With stay-at-home orders still in effect across the globe, many (mostly children and myself) have turned to the comfortable mundanity of YouTube for their binge-watching needs. That means if YouTubers are smart, they’d use this time as an opportunity to rake in views with the always popular apology video. Case in point: Colleen Ballinger.
On Tuesday, Ballinger—better known as her alter ego Miranda Sings, though she was on Broadway for a second—posted a 13-minute apology video addressing a handful of new controversies and some dating back over a decade. She began by apologizing for a recently resurfaced video filmed 14 years ago with her sister where the pair pretended to be Latina “completely based in racial stereotypes,” Ballinger says. “It is not funny, and it is completely hurtful. I am so ashamed and embarrassed that I ever thought this was okay,” she explains. “I was a sheltered teenager who was stupid and ignorant and clearly extremely culturally insensitive.”

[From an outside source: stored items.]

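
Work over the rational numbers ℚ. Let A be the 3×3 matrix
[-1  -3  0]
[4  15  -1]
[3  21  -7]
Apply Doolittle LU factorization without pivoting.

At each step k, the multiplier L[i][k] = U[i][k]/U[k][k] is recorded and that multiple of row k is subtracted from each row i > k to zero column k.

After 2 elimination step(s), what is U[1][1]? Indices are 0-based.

[col 0] pivot -1
  R1 -= -4*R0 → (0, 3, -1)  (L[1][0] := -4)
  R2 -= -3*R0 → (0, 12, -7)  (L[2][0] := -3)
[col 1] pivot 3
  R2 -= 4*R1 → (0, 0, -3)  (L[2][1] := 4)

U[1][1] = 3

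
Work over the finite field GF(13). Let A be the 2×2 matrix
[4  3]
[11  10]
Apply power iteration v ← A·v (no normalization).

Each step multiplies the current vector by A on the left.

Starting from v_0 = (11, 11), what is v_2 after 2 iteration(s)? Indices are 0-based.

v_0 = (11, 11).
v_1 = A·v_0 = (12, 10).
v_2 = A·v_1 = (0, 11).

v_2 = (0, 11)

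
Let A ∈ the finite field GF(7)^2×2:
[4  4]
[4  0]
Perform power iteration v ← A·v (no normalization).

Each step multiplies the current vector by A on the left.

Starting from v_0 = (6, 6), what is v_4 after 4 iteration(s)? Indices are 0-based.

v_4 = (3, 1)

v_0 = (6, 6).
v_1 = A·v_0 = (6, 3).
v_2 = A·v_1 = (1, 3).
v_3 = A·v_2 = (2, 4).
v_4 = A·v_3 = (3, 1).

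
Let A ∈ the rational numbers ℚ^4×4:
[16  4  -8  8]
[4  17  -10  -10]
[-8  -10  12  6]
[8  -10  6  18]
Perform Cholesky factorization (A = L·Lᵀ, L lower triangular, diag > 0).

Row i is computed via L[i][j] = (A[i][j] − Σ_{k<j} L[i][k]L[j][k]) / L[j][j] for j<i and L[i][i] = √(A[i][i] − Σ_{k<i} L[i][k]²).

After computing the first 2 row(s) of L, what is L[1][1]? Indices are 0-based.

Step 1: L[0][0] = √(16) = 4.
  L[1][0] = (4) / L[0][0] = 1.
Step 2: L[1][1] = √(16) = 4.

L[1][1] = 4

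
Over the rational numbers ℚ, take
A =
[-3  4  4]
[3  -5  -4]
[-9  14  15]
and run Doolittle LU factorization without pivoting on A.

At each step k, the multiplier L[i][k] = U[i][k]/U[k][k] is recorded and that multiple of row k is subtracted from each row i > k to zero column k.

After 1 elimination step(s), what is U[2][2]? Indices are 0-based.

Step 1: pivot at (0,0) is -3.
  row1 ← row1 − (-1)·row0  ⇒  L[1][0]=-1, U row1=(0, -1, 0)
  row2 ← row2 − (3)·row0  ⇒  L[2][0]=3, U row2=(0, 2, 3)

U[2][2] = 3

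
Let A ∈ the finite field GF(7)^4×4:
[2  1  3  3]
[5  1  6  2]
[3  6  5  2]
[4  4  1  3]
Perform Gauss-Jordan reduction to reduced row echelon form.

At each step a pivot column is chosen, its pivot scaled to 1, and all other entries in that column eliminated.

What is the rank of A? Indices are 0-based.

step 1: normalize row 0 (÷2) = (1, 4, 5, 5)
  row 1: subtract 5×row0 = (0, 2, 2, 5)
  row 2: subtract 3×row0 = (0, 1, 4, 1)
  row 3: subtract 4×row0 = (0, 2, 2, 4)
step 2: normalize row 1 (÷2) = (0, 1, 1, 6)
  row 0: subtract 4×row1 = (1, 0, 1, 2)
  row 2: subtract 1×row1 = (0, 0, 3, 2)
  row 3: subtract 2×row1 = (0, 0, 0, 6)
step 3: normalize row 2 (÷3) = (0, 0, 1, 3)
  row 0: subtract 1×row2 = (1, 0, 0, 6)
  row 1: subtract 1×row2 = (0, 1, 0, 3)
step 4: normalize row 3 (÷6) = (0, 0, 0, 1)
  row 0: subtract 6×row3 = (1, 0, 0, 0)
  row 1: subtract 3×row3 = (0, 1, 0, 0)
  row 2: subtract 3×row3 = (0, 0, 1, 0)

rank = 4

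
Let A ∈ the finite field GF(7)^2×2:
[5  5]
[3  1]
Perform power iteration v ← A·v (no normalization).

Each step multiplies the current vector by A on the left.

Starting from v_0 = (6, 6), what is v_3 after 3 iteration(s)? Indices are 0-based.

v_3 = (5, 1)

v_0 = (6, 6).
v_1 = A·v_0 = (4, 3).
v_2 = A·v_1 = (0, 1).
v_3 = A·v_2 = (5, 1).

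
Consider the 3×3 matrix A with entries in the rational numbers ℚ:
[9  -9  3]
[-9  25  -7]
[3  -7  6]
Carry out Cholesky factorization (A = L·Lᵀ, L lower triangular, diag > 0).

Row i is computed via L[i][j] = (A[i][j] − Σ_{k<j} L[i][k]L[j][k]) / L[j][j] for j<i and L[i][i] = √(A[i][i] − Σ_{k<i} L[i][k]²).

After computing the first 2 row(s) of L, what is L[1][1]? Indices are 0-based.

Step 1: L[0][0] = √(9) = 3.
  L[1][0] = (-9) / L[0][0] = -3.
Step 2: L[1][1] = √(16) = 4.

L[1][1] = 4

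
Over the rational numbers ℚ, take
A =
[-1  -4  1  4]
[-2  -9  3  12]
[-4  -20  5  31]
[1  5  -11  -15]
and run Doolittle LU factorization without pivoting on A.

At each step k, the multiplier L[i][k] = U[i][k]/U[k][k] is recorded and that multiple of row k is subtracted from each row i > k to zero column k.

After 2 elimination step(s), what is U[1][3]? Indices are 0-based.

U[1][3] = 4

[col 0] pivot -1
  R1 -= 2*R0 → (0, -1, 1, 4)  (L[1][0] := 2)
  R2 -= 4*R0 → (0, -4, 1, 15)  (L[2][0] := 4)
  R3 -= -1*R0 → (0, 1, -10, -11)  (L[3][0] := -1)
[col 1] pivot -1
  R2 -= 4*R1 → (0, 0, -3, -1)  (L[2][1] := 4)
  R3 -= -1*R1 → (0, 0, -9, -7)  (L[3][1] := -1)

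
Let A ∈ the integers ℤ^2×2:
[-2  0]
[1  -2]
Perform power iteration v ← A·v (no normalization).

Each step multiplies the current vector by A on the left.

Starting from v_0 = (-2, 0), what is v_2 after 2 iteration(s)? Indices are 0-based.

v_2 = (-8, 8)

v_0 = (-2, 0).
v_1 = A·v_0 = (4, -2).
v_2 = A·v_1 = (-8, 8).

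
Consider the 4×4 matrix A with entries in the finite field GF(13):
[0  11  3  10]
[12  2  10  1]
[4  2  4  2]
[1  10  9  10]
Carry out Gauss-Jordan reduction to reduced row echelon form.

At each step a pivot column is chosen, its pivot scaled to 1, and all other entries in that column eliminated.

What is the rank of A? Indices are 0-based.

step 1: exchange rows 0,1
step 1: normalize row 0 (÷12) = (1, 11, 3, 12)
  row 2: subtract 4×row0 = (0, 10, 5, 6)
  row 3: subtract 1×row0 = (0, 12, 6, 11)
step 2: normalize row 1 (÷11) = (0, 1, 5, 8)
  row 0: subtract 11×row1 = (1, 0, 0, 2)
  row 2: subtract 10×row1 = (0, 0, 7, 4)
  row 3: subtract 12×row1 = (0, 0, 11, 6)
step 3: normalize row 2 (÷7) = (0, 0, 1, 8)
  row 1: subtract 5×row2 = (0, 1, 0, 7)
  row 3: subtract 11×row2 = (0, 0, 0, 9)
step 4: normalize row 3 (÷9) = (0, 0, 0, 1)
  row 0: subtract 2×row3 = (1, 0, 0, 0)
  row 1: subtract 7×row3 = (0, 1, 0, 0)
  row 2: subtract 8×row3 = (0, 0, 1, 0)

rank = 4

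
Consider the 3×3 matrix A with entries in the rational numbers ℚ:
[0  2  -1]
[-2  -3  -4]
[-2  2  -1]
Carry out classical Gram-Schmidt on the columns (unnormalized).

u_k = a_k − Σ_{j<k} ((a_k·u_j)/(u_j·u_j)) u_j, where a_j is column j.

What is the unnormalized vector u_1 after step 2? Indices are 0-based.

Step 1: u_0 = a_0 = (0, -2, -2).
Step 2: u_1 = a_1 − (1/4)·u_0 = (2, -5/2, 5/2).

u_1 = (2, -5/2, 5/2)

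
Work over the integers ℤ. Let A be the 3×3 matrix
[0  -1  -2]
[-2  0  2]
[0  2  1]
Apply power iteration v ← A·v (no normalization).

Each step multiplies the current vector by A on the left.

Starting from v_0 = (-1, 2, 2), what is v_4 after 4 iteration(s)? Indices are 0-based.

v_4 = (-204, 252, 210)

v_0 = (-1, 2, 2).
v_1 = A·v_0 = (-6, 6, 6).
v_2 = A·v_1 = (-18, 24, 18).
v_3 = A·v_2 = (-60, 72, 66).
v_4 = A·v_3 = (-204, 252, 210).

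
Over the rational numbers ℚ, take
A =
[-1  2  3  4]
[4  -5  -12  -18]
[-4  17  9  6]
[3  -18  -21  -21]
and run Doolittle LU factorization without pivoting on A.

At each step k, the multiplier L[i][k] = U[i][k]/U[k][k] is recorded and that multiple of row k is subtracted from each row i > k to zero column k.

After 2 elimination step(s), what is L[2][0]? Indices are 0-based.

Step 1: pivot at (0,0) is -1.
  row1 ← row1 − (-4)·row0  ⇒  L[1][0]=-4, U row1=(0, 3, 0, -2)
  row2 ← row2 − (4)·row0  ⇒  L[2][0]=4, U row2=(0, 9, -3, -10)
  row3 ← row3 − (-3)·row0  ⇒  L[3][0]=-3, U row3=(0, -12, -12, -9)
Step 2: pivot at (1,1) is 3.
  row2 ← row2 − (3)·row1  ⇒  L[2][1]=3, U row2=(0, 0, -3, -4)
  row3 ← row3 − (-4)·row1  ⇒  L[3][1]=-4, U row3=(0, 0, -12, -17)

L[2][0] = 4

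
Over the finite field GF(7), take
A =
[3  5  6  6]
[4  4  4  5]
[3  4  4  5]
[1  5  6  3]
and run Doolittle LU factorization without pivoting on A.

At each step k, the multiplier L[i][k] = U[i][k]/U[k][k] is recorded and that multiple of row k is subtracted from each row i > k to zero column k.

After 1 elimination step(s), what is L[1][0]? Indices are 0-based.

k=0: U[0][0]=3
  eliminate (1,0): mult=6, new row 1: (0, 2, 3, 4); set L[1][0]=6
  eliminate (2,0): mult=1, new row 2: (0, 6, 5, 6); set L[2][0]=1
  eliminate (3,0): mult=5, new row 3: (0, 1, 4, 1); set L[3][0]=5

L[1][0] = 6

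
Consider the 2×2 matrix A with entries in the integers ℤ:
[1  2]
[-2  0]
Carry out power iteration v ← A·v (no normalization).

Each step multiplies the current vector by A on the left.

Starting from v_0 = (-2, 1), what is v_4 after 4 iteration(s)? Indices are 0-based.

v_0 = (-2, 1).
v_1 = A·v_0 = (0, 4).
v_2 = A·v_1 = (8, 0).
v_3 = A·v_2 = (8, -16).
v_4 = A·v_3 = (-24, -16).

v_4 = (-24, -16)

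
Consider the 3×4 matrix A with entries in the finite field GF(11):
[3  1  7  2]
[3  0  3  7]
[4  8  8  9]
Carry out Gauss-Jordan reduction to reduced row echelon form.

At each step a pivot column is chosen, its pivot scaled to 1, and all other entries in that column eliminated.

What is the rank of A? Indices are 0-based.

rank = 3

pivot(0,0)=3: scale R0 → (1, 4, 6, 8)
  clear (1,0): R1 −= (3)R0 → (0, 10, 7, 5)
  clear (2,0): R2 −= (4)R0 → (0, 3, 6, 10)
pivot(1,1)=10: scale R1 → (0, 1, 4, 6)
  clear (0,1): R0 −= (4)R1 → (1, 0, 1, 6)
  clear (2,1): R2 −= (3)R1 → (0, 0, 5, 3)
pivot(2,2)=5: scale R2 → (0, 0, 1, 5)
  clear (0,2): R0 −= (1)R2 → (1, 0, 0, 1)
  clear (1,2): R1 −= (4)R2 → (0, 1, 0, 8)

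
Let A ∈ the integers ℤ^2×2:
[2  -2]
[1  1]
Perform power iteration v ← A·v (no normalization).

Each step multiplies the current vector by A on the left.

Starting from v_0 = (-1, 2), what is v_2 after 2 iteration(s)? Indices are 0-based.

v_2 = (-14, -5)

v_0 = (-1, 2).
v_1 = A·v_0 = (-6, 1).
v_2 = A·v_1 = (-14, -5).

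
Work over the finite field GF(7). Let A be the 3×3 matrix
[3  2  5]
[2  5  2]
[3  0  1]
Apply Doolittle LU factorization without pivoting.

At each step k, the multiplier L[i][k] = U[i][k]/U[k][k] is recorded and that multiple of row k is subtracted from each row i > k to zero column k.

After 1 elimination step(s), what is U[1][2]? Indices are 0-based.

U[1][2] = 1

k=0: U[0][0]=3
  eliminate (1,0): mult=3, new row 1: (0, 6, 1); set L[1][0]=3
  eliminate (2,0): mult=1, new row 2: (0, 5, 3); set L[2][0]=1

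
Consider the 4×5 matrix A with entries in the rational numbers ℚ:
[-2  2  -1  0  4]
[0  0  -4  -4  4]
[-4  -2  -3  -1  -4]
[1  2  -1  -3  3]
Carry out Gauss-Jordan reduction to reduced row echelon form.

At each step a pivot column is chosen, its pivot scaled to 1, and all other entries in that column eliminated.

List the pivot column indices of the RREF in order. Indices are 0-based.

pivot columns: 0, 1, 2, 3

pivot(0,0)=-2: scale R0 → (1, -1, 1/2, 0, -2)
  clear (2,0): R2 −= (-4)R0 → (0, -6, -1, -1, -12)
  clear (3,0): R3 −= (1)R0 → (0, 3, -3/2, -3, 5)
pivot(1,1): swap R1↔R2
pivot(1,1)=-6: scale R1 → (0, 1, 1/6, 1/6, 2)
  clear (0,1): R0 −= (-1)R1 → (1, 0, 2/3, 1/6, 0)
  clear (3,1): R3 −= (3)R1 → (0, 0, -2, -7/2, -1)
pivot(2,2)=-4: scale R2 → (0, 0, 1, 1, -1)
  clear (0,2): R0 −= (2/3)R2 → (1, 0, 0, -1/2, 2/3)
  clear (1,2): R1 −= (1/6)R2 → (0, 1, 0, 0, 13/6)
  clear (3,2): R3 −= (-2)R2 → (0, 0, 0, -3/2, -3)
pivot(3,3)=-3/2: scale R3 → (0, 0, 0, 1, 2)
  clear (0,3): R0 −= (-1/2)R3 → (1, 0, 0, 0, 5/3)
  clear (2,3): R2 −= (1)R3 → (0, 0, 1, 0, -3)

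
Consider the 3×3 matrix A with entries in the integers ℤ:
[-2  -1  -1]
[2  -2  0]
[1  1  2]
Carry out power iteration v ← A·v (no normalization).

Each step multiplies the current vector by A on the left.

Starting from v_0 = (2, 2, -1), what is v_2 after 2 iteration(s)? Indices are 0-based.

v_2 = (8, -10, -1)

v_0 = (2, 2, -1).
v_1 = A·v_0 = (-5, 0, 2).
v_2 = A·v_1 = (8, -10, -1).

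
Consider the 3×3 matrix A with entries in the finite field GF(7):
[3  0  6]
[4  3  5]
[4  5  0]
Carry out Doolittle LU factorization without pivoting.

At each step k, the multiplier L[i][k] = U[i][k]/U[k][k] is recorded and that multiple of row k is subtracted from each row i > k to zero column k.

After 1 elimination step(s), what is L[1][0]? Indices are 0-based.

[col 0] pivot 3
  R1 -= 6*R0 → (0, 3, 4)  (L[1][0] := 6)
  R2 -= 6*R0 → (0, 5, 6)  (L[2][0] := 6)

L[1][0] = 6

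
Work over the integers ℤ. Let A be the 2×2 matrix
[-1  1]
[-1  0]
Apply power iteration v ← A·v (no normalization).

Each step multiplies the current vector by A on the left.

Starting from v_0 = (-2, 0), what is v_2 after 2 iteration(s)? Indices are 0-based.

v_0 = (-2, 0).
v_1 = A·v_0 = (2, 2).
v_2 = A·v_1 = (0, -2).

v_2 = (0, -2)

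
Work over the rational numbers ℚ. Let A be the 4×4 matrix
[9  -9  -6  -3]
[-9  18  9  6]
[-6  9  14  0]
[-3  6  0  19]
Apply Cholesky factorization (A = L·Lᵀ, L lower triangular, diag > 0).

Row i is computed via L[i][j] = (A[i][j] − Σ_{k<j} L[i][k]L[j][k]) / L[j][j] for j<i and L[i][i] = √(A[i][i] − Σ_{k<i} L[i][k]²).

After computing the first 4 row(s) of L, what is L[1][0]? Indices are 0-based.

L[1][0] = -3

Step 1: L[0][0] = √(9) = 3.
  L[1][0] = (-9) / L[0][0] = -3.
Step 2: L[1][1] = √(9) = 3.
  L[2][0] = (-6) / L[0][0] = -2.
  L[2][1] = (3) / L[1][1] = 1.
Step 3: L[2][2] = √(9) = 3.
  L[3][0] = (-3) / L[0][0] = -1.
  L[3][1] = (3) / L[1][1] = 1.
  L[3][2] = (-3) / L[2][2] = -1.
Step 4: L[3][3] = √(16) = 4.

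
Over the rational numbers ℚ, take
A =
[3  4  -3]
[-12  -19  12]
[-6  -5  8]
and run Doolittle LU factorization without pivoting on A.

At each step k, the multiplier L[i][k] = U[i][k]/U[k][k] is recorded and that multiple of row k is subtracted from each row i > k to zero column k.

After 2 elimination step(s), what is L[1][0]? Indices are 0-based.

k=0: U[0][0]=3
  eliminate (1,0): mult=-4, new row 1: (0, -3, 0); set L[1][0]=-4
  eliminate (2,0): mult=-2, new row 2: (0, 3, 2); set L[2][0]=-2
k=1: U[1][1]=-3
  eliminate (2,1): mult=-1, new row 2: (0, 0, 2); set L[2][1]=-1

L[1][0] = -4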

Ballinger goes on to apologize for another video filmed 12 years ago wherein she made fatphobic comments about a woman who sat next to her on a flight. She also apologizes for “insensitively” joking about putting her dog down after it bit her. And as if that wasn’t enough, she attempts to clear up any confusion surrounding a new accusation from a 17-year-old Irish fan named Adam Mcintyre. Allegedly, he accused her of sending him underwear in the mail and of refusing to pay him for creating content for her idle Miranda Sings Twitter account. Essentially, she gave away a bunch of unworn Forever 21 clothing during a live-stream a few years back—she often gives away odd items to fans—and didn’t see how giving intimate apparel to a child could be controversial.
“It was completely stupid of me. I should have never sent that,” she says in an exasperated tone in the video. “I don’t know what part of my brain was missing at the time that I thought, ‘Oh, this is a normal, silly thing to do.’ I should’ve realized and recognized how dumb that was and never sent it to him no matter how much he asked. But it was never a sneaky, creepy, gross thing that I was doing in secret.”
Near the end of her apology video, Ballinger explains that she often recruits fans to work for her, unpaid and on spec in the beginning. She hires them after a test run and only if she likes what they produce, which is what she claims happened in Mcintyre’s case. She also claimed to have let him run her Twitter account for a day after glancing over some of his Twitter ideas and admitted to not looking over those ideas very closely. He, of course, posted something “problematic,” and she says she cut ties then. He, of course, has posted his own vlog about the incident, titled “colleen ballinger, stop lying,” which has over 900,000 views.
Mcintyre claims it was Ballinger’s idea to send him the bra and underwear set. In her video, she exclaims that he sent her a message saying he requested the lingerie, specifically, and she saw nothing wrong with it then but is distraught about it now. In his video, he shares screenshots from their DM conversations. There, he shows messages that she sent about making him her “social media intern” adding that, “if things go well, we can talk about me hiring you part-time for an hourly rate.” After the “problematic” Tweet was posted, they stopped working together. Neither mentioned what the Tweet was, though; in Mcintyre’s video, he shows a few DMs from her expressing concern over something being construed as homophobic. Ballinger says she did not share screenshots in her own video because he’s a minor.
It’s an absolute mess and one that probably could’ve been resolved if she didn’t try to employ a teenage fan for free, or if she had actually read what he was planning to post, or if she thought before her actions, etcetera. At the very least, they’re both drumming up attention and clicks, the ultimate currency in the YouTube economy.